You know, the same way that white guys are, on average, more likely to pick up and practice programming out of interest than, say, females of any race.
So I see that McDonalds is far more diversed than Netflix...
However, an average salary in Netflix is 5-6 times more than the one in McDonalds.
Meanning, one can support more people with their salary in Netflix (or Alphabet, Meta, Apple, et al).
The impact on an entire family when a single member "makes it" to the outer circles.
This is something I have learned on myself when I "made it" to the tech industry, ~25 years ago.
https://employees.fyi/?year=2018&job=PROFESSIONALS&reference...
The data can be used to help find if people are getting proper representation, etc. Racism is rooted in superiority. This is more like, race-consciousness, which is rooted in humane treatment and empathy
I guess for me these statistics would be easier to digest if they were centered around poverity: e.g. How many cars did your family own, size of childhood home or something of that sort
Employers are required to provide this data to the U.S. Equal Employment Opportunity Commission: the federal agency charged with enforcing federal law which makes workspace discrimination illegal.
This agency came to exist through the legendary Civil Rights Act of 1964, which was supported by Martin Luther King Jr., Malcolm X, along with Presidents JFK and LBJ.
You'd be forgiven for not understanding American politics.
But any American would be foolish to consider that race and ethnicity do not play a role in how our society is structured after over 200 years of slavery and nearly 100 years of Jim Crow.
Racism has been a poison built into the structure of our country's institutions, and being race conscious is a part of the cure.
That's not what I understood from their comment.
I think a lot of controversy on the topic stems from people defining racism differently. From how I remember - racism was initially about categorically treating people differently depending on their race. That still exists in some areas/workplaces etc but has been mostly solved from a societal viewpoint.
What were now arguing about as racism is no longer the categorical mistreatment/favoritism and instead what people end up with, while ignoring the way how we got there - and that issue is indeed incredibly hard to solve.

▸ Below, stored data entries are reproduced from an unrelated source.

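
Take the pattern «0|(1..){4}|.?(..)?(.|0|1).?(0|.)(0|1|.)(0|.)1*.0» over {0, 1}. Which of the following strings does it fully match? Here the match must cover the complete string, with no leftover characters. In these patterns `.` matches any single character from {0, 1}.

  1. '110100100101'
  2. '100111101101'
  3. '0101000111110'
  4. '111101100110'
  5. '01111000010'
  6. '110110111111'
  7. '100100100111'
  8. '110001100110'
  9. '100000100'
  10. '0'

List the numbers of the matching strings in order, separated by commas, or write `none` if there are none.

1 → match
2 → match
3 → match
4 → match
5 → no match
6 → match
7 → match
8 → no match
9 → match
10 → match

1, 2, 3, 4, 6, 7, 9, 10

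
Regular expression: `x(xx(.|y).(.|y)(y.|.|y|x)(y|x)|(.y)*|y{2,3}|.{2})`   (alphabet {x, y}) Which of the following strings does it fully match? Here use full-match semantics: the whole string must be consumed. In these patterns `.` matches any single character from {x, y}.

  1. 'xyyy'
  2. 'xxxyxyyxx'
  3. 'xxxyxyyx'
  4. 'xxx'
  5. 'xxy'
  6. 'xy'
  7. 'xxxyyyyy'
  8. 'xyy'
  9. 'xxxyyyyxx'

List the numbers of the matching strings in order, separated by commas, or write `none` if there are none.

1, 2, 3, 4, 5, 7, 8, 9

1. 'xyyy' → match
2. 'xxxyxyyxx' → match
3. 'xxxyxyyx' → match
4. 'xxx' → match
5. 'xxy' → match
6. 'xy' → no match
7. 'xxxyyyyy' → match
8. 'xyy' → match
9. 'xxxyyyyxx' → match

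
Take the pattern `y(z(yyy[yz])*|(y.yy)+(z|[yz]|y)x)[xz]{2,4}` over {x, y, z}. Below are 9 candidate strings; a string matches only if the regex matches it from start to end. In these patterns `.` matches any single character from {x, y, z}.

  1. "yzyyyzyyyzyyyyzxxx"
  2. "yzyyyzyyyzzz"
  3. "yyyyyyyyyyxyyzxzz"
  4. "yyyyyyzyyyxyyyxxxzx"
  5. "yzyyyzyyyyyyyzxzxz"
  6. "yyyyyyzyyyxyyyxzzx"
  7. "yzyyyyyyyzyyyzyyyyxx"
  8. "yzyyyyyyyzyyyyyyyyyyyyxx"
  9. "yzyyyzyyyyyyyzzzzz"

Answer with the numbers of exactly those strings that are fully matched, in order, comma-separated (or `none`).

1, 2, 3, 4, 5, 6, 7, 8, 9

1 → match
2 → match
3 → match
4 → match
5 → match
6 → match
7 → match
8 → match
9 → match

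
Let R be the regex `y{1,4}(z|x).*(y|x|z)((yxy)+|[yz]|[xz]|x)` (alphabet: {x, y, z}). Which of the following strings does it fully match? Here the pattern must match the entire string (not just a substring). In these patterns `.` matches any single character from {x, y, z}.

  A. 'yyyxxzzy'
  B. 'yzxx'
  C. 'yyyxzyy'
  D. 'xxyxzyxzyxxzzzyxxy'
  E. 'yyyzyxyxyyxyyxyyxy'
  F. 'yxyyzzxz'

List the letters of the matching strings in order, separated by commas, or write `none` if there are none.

A, B, C, E, F

A → match
B → match
C → match
D → no match — must start with 'y'
E → match
F → match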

Fwiw, I agree with the initial statement by them: statistics around race are always inherently racism and don't really show issues unless you drill down into the localities (checking racial representation in localities, as there is where the initial racism continues to exist).

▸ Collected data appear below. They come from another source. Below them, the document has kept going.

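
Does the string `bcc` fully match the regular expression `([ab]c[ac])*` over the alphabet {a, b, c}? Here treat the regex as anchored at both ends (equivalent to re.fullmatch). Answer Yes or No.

Yes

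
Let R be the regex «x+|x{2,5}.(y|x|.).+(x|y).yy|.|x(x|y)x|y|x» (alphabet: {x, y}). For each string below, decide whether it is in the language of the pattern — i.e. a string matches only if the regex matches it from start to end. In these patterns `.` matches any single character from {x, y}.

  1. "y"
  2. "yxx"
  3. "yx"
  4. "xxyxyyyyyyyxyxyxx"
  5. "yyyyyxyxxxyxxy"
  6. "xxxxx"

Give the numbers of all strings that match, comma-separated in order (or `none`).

1, 6

1 → match
2 → no match
3 → no match
4 → no match
5 → no match
6 → match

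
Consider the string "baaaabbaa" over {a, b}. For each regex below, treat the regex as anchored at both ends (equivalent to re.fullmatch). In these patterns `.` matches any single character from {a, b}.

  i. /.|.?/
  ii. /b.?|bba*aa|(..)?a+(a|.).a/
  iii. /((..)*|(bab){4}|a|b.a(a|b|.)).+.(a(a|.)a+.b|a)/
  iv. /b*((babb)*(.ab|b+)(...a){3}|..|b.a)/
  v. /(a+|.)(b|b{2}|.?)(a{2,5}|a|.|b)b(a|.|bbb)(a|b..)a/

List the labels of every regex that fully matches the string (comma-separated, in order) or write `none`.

i → no match
ii → no match
iii → match
iv → no match
v → match

iii, v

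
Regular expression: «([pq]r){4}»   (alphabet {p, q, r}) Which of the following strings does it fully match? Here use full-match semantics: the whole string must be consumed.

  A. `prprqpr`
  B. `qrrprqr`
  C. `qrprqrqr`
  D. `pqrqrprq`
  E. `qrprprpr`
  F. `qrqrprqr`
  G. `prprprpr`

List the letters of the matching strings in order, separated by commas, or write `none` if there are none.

A → no match
B → no match
C → match
D → no match — must end with `r`
E → match
F → match
G → match

C, E, F, G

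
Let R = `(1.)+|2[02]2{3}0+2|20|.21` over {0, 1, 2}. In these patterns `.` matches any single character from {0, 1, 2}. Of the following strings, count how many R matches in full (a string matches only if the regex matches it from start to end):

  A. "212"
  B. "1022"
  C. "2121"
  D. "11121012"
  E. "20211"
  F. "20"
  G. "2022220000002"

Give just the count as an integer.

2

A → no match
B → no match
C → no match
D → match
E → no match
F → match
G → no match
Total matched: 2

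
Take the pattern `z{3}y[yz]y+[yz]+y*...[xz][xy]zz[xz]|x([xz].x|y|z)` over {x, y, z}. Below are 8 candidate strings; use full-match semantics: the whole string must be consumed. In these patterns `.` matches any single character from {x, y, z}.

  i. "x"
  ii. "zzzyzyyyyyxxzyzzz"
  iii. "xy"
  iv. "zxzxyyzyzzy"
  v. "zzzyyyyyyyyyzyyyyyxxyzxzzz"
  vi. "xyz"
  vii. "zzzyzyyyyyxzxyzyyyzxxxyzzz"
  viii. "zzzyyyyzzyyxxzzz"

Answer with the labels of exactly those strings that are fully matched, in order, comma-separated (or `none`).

i → no match
ii → match
iii → match
iv → no match
v → match
vi → no match
vii → no match
viii → match

ii, iii, v, viii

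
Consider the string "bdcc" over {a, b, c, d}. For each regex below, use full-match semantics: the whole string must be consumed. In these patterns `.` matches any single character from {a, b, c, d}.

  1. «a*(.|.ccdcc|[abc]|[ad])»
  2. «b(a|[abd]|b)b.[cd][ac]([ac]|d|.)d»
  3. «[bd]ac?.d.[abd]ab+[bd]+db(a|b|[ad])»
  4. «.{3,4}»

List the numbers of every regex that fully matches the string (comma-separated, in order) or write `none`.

4

1 → no match
2 → no match — must end with "d"
3 → no match
4 → match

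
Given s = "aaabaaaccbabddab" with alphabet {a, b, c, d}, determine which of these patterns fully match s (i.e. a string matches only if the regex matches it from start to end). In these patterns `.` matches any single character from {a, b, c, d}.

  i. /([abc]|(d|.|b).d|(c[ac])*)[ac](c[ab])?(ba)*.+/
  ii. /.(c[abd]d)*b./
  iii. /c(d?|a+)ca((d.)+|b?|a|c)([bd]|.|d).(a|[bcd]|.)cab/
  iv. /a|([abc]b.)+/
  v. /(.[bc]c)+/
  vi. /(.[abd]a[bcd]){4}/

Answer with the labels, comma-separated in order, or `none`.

i → match
ii → no match
iii → no match — must start with "c"
iv → no match
v → no match — must end with "c"
vi → match

i, vi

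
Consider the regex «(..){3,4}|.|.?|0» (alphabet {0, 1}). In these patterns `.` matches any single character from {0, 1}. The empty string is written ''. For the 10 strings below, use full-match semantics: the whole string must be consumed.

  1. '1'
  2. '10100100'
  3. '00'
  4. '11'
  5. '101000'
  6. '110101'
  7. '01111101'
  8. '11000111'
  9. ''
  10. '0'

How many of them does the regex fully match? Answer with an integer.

1 → match
2 → match
3 → no match
4 → no match
5 → match
6 → match
7 → match
8 → match
9 → match
10 → match
Total matched: 8

8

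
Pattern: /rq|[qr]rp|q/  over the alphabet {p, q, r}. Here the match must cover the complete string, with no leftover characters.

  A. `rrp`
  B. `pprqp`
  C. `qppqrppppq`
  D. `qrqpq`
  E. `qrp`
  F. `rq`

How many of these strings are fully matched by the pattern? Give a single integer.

3

A → match
B → no match
C → no match
D → no match
E → match
F → match
Total matched: 3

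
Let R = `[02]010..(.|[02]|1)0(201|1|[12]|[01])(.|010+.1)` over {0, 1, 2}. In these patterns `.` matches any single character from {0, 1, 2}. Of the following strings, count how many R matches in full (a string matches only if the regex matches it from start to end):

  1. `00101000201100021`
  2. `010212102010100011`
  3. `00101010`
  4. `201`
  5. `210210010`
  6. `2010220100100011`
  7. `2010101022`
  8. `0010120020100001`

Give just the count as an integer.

1 → no match
2 → no match
3 → no match
4 → no match
5 → no match
6 → no match
7 → match
8 → match
Total matched: 2

2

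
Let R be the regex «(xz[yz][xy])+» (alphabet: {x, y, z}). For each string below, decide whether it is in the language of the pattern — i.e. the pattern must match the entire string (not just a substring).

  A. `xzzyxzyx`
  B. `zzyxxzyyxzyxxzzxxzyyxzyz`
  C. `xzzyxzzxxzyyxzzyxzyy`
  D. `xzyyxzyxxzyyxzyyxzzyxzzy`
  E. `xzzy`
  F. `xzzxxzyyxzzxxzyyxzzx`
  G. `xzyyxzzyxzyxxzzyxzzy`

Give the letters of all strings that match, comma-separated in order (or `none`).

A, C, D, E, F, G

A → match
B → no match — must start with `xz`
C → match
D → match
E → match
F → match
G → match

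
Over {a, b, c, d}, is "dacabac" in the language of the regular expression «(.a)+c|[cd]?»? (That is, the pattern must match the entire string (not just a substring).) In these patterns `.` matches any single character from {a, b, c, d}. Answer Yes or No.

Yes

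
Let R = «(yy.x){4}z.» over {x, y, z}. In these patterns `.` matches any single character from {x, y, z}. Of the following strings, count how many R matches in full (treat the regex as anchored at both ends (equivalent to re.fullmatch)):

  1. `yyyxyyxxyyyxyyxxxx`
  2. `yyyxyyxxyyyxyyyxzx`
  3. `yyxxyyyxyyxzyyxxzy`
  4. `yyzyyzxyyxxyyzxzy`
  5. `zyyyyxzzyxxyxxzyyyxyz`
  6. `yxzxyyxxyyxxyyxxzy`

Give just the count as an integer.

1

1 → no match
2 → match
3 → no match
4 → no match
5 → no match — must start with `yy`
6 → no match — must start with `yy`
Total matched: 1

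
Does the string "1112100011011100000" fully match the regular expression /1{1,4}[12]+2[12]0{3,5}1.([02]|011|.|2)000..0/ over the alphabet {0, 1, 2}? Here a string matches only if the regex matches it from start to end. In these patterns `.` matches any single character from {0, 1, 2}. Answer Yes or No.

No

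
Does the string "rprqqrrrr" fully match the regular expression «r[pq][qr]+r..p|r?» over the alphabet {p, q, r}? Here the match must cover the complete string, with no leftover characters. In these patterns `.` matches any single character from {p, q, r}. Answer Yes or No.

No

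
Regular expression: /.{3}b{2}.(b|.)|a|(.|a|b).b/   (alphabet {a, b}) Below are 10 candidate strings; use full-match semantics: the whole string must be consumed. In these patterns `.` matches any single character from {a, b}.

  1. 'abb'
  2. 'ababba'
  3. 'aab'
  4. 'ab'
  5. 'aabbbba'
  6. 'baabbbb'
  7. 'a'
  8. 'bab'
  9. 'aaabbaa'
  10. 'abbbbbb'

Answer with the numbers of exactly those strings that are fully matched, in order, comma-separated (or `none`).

1, 3, 5, 6, 7, 8, 9, 10

1 → match
2 → no match
3 → match
4 → no match
5 → match
6 → match
7 → match
8 → match
9 → match
10 → match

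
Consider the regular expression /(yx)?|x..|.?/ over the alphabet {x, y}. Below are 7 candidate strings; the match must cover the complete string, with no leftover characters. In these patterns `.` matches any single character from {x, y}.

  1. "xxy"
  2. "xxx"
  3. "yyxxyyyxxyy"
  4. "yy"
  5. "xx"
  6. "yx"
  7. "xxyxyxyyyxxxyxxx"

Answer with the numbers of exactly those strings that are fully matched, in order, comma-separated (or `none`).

1, 2, 6

1 → match
2 → match
3 → no match
4 → no match
5 → no match
6 → match
7 → no match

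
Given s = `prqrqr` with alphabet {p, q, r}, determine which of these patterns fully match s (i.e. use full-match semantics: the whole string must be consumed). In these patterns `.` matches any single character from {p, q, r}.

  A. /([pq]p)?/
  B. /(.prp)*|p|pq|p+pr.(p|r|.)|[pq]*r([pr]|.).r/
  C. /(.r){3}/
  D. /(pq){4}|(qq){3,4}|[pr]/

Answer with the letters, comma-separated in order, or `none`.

C

A → no match
B → no match
C → match
D → no match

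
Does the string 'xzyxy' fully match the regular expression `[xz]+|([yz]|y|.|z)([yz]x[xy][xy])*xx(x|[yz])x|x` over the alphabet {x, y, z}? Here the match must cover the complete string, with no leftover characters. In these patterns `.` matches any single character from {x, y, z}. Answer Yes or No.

No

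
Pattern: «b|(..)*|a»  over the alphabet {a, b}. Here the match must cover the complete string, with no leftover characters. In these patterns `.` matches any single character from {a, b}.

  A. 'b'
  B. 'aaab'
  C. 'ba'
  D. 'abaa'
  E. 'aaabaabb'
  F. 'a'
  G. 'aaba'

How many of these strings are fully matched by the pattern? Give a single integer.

7

A. 'b' → match
B. 'aaab' → match
C. 'ba' → match
D. 'abaa' → match
E. 'aaabaabb' → match
F. 'a' → match
G. 'aaba' → match
Total matched: 7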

The other issues have to be solved differently, as they're not about race and more about how that person got into that position (which might be caused from the initial racism, but that's unlikely to be the reason limiting them today)

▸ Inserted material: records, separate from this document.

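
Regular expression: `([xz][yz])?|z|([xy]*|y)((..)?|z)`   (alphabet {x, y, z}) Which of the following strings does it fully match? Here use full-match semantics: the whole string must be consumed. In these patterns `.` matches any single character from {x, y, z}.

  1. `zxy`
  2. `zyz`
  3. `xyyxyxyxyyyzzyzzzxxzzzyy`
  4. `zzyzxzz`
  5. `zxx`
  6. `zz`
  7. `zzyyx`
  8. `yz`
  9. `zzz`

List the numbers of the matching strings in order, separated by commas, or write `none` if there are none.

1 → no match
2 → no match
3 → no match
4 → no match
5 → no match
6 → match
7 → no match
8 → match
9 → no match

6, 8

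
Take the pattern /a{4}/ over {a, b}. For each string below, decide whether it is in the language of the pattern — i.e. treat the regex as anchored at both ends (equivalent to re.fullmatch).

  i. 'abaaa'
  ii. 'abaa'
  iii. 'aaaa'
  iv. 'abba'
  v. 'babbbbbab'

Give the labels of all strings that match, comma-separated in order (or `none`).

iii

i. 'abaaa' → no match
ii. 'abaa' → no match
iii. 'aaaa' → match
iv. 'abba' → no match
v. 'babbbbbab' → no match — must start with 'a'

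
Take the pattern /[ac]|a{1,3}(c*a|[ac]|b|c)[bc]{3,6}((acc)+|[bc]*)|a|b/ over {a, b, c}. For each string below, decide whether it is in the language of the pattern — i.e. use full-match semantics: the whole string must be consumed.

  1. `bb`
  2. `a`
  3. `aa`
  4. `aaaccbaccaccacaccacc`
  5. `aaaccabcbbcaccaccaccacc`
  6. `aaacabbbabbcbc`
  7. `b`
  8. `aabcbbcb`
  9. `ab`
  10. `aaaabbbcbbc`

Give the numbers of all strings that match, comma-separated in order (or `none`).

1 → no match
2 → match
3 → no match
4 → no match
5 → match
6 → no match
7 → match
8 → match
9 → no match
10 → match

2, 5, 7, 8, 10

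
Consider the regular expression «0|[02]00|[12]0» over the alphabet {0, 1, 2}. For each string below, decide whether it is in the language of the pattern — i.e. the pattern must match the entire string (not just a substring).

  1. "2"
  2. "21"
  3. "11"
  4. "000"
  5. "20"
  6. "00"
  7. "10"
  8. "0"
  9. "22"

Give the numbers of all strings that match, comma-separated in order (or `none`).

1 → no match
2 → no match
3 → no match
4 → match
5 → match
6 → no match
7 → match
8 → match
9 → no match

4, 5, 7, 8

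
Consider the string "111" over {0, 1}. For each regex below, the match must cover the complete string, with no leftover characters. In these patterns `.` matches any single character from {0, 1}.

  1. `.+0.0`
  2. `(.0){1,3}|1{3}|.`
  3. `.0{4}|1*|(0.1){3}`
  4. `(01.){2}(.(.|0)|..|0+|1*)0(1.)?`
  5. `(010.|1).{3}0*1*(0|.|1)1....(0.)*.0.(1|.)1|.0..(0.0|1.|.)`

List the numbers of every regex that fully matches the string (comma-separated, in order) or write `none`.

1 → no match — must end with "0"
2 → match
3 → match
4 → no match — must start with "01"
5 → no match

2, 3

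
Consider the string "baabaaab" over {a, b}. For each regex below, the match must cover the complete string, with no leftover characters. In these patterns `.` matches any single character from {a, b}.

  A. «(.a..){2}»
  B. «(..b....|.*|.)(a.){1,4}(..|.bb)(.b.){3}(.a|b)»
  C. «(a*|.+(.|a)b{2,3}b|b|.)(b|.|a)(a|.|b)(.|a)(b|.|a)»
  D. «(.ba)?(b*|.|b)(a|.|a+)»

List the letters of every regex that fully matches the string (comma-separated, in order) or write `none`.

A → match
B → no match
C → no match
D → no match

A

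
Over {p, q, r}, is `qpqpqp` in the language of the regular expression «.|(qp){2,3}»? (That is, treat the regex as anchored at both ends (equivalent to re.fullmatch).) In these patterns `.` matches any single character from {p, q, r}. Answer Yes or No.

Yes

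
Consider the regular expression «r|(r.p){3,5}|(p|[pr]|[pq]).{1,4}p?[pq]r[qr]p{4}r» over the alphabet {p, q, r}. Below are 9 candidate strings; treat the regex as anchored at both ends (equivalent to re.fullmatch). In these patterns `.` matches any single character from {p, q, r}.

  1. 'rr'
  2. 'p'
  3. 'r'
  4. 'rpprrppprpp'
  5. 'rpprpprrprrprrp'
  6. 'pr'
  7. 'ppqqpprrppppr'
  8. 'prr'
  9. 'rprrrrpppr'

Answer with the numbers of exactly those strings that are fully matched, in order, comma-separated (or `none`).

1 → no match
2 → no match
3 → match
4 → no match
5 → match
6 → no match
7 → match
8 → no match
9 → no match

3, 5, 7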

This is the John Roberts "our country has changed" perspective. There is definitely not consensus across US society for it. It is a view strongly held by some and strongly rejected by others, correlating largely with political affiliation.
There's not even consensus that discrimination is bad. About all you can say is that spouting explicitly racist views is no longer accepted in polite society.
> What were now arguing about as racism is no longer the categorical mistreatment/favoritism and instead what people end up with, while ignoring the way how we got there - and that issue is indeed incredibly hard to solve.
The struggle today is the same struggle it's always been. The same factions who opposed having laws punishing discrimination passed decades ago are arguing for the dismantlement of those laws today. Those factions didn't accept that the discrimination those laws outlawed was problematic before, and they still don't today.
After more than 10 years, I came to accept it as an almost innocuous quirk of the English-speaking mind, something akin to the Italians complaining about pineapple pizza.
If we didn’t already have the concept of race I certainly wouldn’t want to conjure it up out of thin air, but in a country where we openly and explicitly discriminated against people on the basis of their race within the lifetime of my still living parents, it’s not something you can simply ignore the effect of and just hope they go away.